Lifeflight arrived and spent a few hours making sure everything was perfect and hooked up just the way it was supposed to be.  Michelle was one of our lifeflight nurses that took Capri the day she was born, and even though i don't know her it helped me to feel at peace because she was familiar.   We got to the ambulance, made it about 5 blocks down the road and then had to turn around because her nitrix machine wasn't working.  Another hospital lifeflighted a working machine over via helicopter and we finally made it to the airport.

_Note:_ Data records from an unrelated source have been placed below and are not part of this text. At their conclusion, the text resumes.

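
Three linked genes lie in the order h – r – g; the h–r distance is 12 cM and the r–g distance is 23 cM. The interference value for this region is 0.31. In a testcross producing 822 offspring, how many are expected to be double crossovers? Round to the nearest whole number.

16

Map distances give recombination frequencies of 0.120 and 0.230 for the two intervals.
With interference 0.31 (so coincidence = 0.69), expected double-crossover frequency = 0.120 × 0.230 × 0.69 = 0.01904.
Expected number = 0.01904 × 822 = 15.65 ≈ 16.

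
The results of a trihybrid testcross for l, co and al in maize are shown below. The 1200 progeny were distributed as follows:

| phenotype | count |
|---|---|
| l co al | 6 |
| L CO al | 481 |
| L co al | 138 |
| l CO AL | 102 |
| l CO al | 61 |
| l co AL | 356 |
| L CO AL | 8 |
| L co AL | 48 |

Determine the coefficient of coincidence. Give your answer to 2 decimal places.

The two most frequent reciprocal classes, L CO al and l co AL, are the parental types, so the F1 was L CO al / l co AL.
The two rarest classes, L CO AL and l co al, are the double crossovers. Comparing them with the parentals, only the al allele has switched, so al is the middle locus and the order is l – al – co.
l–al: (109 + 14)/1200 = 0.1025; al–co: (240 + 14)/1200 = 0.2117.
Expected DCO frequency = 0.1025 × 0.2117 ≈ 0.02170; observed = 14/1200 ≈ 0.01167.
Coefficient of coincidence = 0.01167/0.02170 ≈ 0.54.

0.54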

When i was told we were going on a lifeflight i pictured a private jet with reclining chairs, a little mini fridge by my seat and then the back of the plane with a nice padded bed like area for Capri.  Apparently my imagination had gotten the best of me :)  It was a cold metal plane with a bench and 3 seats facing each other.  after stuffing all of the bags behind a gate in the back we all squeezed in to our seats.  Capri had a monitor that was swinging back and forth above her head, on by her stomach and one at the end of her cot.  There was medical equipment everywhere and it never stopped alarming.  30 minutes into the flight i was watching her oxygen dip into the low 80s high 70s.  I must have drifted off because Michelle told me she would give me her coat so i could lay my head down and rest.  This is the first time I have felt like i could sleep so i accepted her offer and fell fast asleep.  15 minutes later i was jolted awake by alarms and a whistling air sound.  i shot up and saw Michelle taking Capri off the vent and started to hand bag her.  I looked at her monitor and she was in the 60s.  Her face was white.  This kept happening for the first 2 hours of the flight.  Finally they decided they needed to suction her (we try to avoid that because it puts her in SVT).  After releasing a lot of secretions her oxygen went into the 90s and stayed there for the rest of the flight.

We got to mayo our lifeflight team debriefed the doctors there and headed out.  As soon as they left i noticed her heart rate was 140 and told the doctor that this is usually her SVT rate.  He told me she was just upset and that it wasn't SVT.  I watched it for a few more minutes and told him that no it really was her SVT.  He called cardiology down to get there opinion and sure enough i was right.  Times like this i really hate being right.  They gave her extra heart meds and told me that shocking her is not going to solve the problem.  It was only a temporary fix that makes her heart worse every time they do it.  Surgery is what she needs and they don't want to risk hurting her heart anymore so as long as her blood pressure was okay they would leave her in it.  By the time I left the room a few hours later she was still in SVT.  This is so different from primary childrens.  They wanted her out after 15 minutes.

Tomorrow we will meet with Capris surgeon and hopefully schedule it for wednesday.  My body is on overload so i cant even process that surgery is so soon.  I need sleep.  I am hoping that being here will help me to relax and maybe sleep through the night.